Sturgeon issued a list of demands on public spending via her 56 newly-elected MPs. She claimed the party had a right to push it’s left-wing agenda as Cameron had “no mandate” in Scotland. The Tories took just one seat north of the border, potentially driving an even bigger wedge between England and Scotland.
Sturgeon told the Daily Mail that she would call for a second referendum if the PM ignores “the voice of the Scottish people”. In response the Prime Minister’s press spokesman said both sides had stated the referendum decisively settled the issue of Scottish independence. He also pointed out Sturgeon had previously conceded the general election was not about independence.
The Prime Minister is said to be determined to “get on” with the implementation of the Smith Commission on devolution. The commission proposed to give full powers over tax to the Scottish Parliament and has so far received cross party support.

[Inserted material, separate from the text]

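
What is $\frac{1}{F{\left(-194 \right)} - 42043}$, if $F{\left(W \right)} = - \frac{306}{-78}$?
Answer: $- \frac{13}{546508} \approx -2.3787 \cdot 10^{-5}$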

But Nicola Sturgeon wanted more, she said: “How David Cameron, his government and the Westminster system choose to respond to the message Scotland has sent will be crucial to how we move forward… I spoke to the Prime Minister by phone on Friday and we are looking to meet later this week.
“Public spending and the protection of Scotland’s Budget will be key issues on the agenda when we do meet. The issue of more powers for the Scottish parliament must also form part of our discussions.”
In another example of the bolder stance of the Scottish Nationalists, the party signed a deal with the Scottish Trade Union Congress to oppose the government. In the agreement the two said they would oppose £12bn of public spending cuts that the Treasury see as vital.
Christina McKelvie MSP, head of the SNP Parliamentary Trade Union Group, issued a press statement saying: “A positive working relationship between the SNP and Scotland’s trade unions will be crucial in leading the opposition to this out of touch Tory government and its ideological commitment to cuts – and today’s agreement with the First Minister is a very welcome step in fighting the Tories’ austerity agenda.”
There are increasing fears in Westminster that the SNP will attempt to stoke up a damaging rift with the government in order to secure independence.